The biggest win is in components where you previously used multiple BehaviorSubjects to track related state:

```typescript
// Before: lots of BehaviorSubjects
@Component({ ... })
export class FilterComponent {
    private query$ = new BehaviorSubject('');
    private category$ = new BehaviorSubject<string | null>(null);
    readonly results$ = combineLatest([this.query$, this.category$]).pipe(
        debounceTime(200),
        switchMap(([query, category]) => this.api.search(query, category))
    );
}

// After: Signals for state, RxJS only for the HTTP call
@Component({ ... })
export class FilterComponent {
    readonly query = signal('');
    readonly category = signal<string | null>(null);
    readonly results = toSignal(
        toObservable(computed(() => ({ query: this.query(), category: this.category() }))).pipe(
            debounceTime(200),
            switchMap(({ query, category }) => this.api.search(query, category))
        )
    );
}
```

The `toSignal` and `toObservable` bridge utilities make it easy to mix both approaches.

## When to Keep RxJS

Signals are not a full replacement. Stick with RxJS for:

- **HTTP requests** — `HttpClient` returns Observables; the error handling model is well-understood
- **WebSocket / SSE streams** — continuous event sources map naturally to Observables
- **Complex operators** — `switchMap`, `mergeMap`, `debounceTime`, `retry` have no Signal equivalents
- **Router events** — `Router.events` is an Observable stream

A good rule of thumb: use Signals for state that lives inside a component or service, and use RxJS for the boundaries between your app and the outside world.

## OnPush and Signals

One significant benefit worth calling out: components using Signals work perfectly with `ChangeDetectionStrategy.OnPush` without any extra work. Angular's change detection understands Signals natively and will only re-render when a Signal your template reads actually changes.

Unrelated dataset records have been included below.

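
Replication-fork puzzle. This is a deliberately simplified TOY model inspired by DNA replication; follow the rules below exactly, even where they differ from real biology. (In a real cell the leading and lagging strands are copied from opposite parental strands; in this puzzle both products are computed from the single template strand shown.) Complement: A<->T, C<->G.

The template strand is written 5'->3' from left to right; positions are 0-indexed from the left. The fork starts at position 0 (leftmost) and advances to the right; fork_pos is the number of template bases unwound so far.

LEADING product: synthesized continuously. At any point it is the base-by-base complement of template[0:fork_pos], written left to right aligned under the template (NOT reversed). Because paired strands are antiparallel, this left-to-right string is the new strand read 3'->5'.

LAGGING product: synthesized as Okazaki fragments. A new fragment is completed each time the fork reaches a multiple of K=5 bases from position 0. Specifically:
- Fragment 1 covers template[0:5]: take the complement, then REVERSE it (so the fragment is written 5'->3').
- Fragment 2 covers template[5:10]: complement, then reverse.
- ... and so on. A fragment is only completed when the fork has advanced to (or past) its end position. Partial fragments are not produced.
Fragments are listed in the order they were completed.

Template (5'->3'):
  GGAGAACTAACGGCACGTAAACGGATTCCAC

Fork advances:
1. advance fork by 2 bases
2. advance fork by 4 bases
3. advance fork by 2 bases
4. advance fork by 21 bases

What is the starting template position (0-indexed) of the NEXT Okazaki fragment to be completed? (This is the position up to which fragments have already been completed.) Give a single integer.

Step 1: advance 2 -> fork_pos = 0 + 2 = 2. Next multiple of 5 is 5 (not reached); still 0 fragment(s).
Step 2: advance 4 -> fork_pos = 2 + 4 = 6. Reached multiple(s) of 5: 5 -> fragment 1 completed (1 total).
Step 3: advance 2 -> fork_pos = 6 + 2 = 8. Next multiple of 5 is 10 (not reached); still 1 fragment(s).
Step 4: advance 21 -> fork_pos = 8 + 21 = 29. Reached multiple(s) of 5: 10, 15, 20, 25 -> fragments 2-5 completed (5 total).
5 fragment(s) completed, covering template[0:25] (5 x 5 = 25). The next fragment, fragment 6, covers template[25:30], so it starts at position 25.

Answer: 25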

This was previously a pain point with OnPush — you had to carefully manage which Observables were subscribed via the `async` pipe, and forgetting to mark for check in the right places led to subtle bugs. With Signals, Angular handles this tracking automatically.

## Practical Migration Path

If you're maintaining an existing Angular app, there's no need to rewrite everything at once. The pragmatic approach:

1. New components: write with Signals from the start
2. Existing components: migrate when you're already touching the file for another reason
3. Services: keep RxJS for anything that involves HTTP or complex stream coordination
4. Shared state across components: consider a Signal-based store (Angular's built-in store patterns are evolving here)

The Angular team has done a good job making the migration gradual — there's no forced choice between the two systems.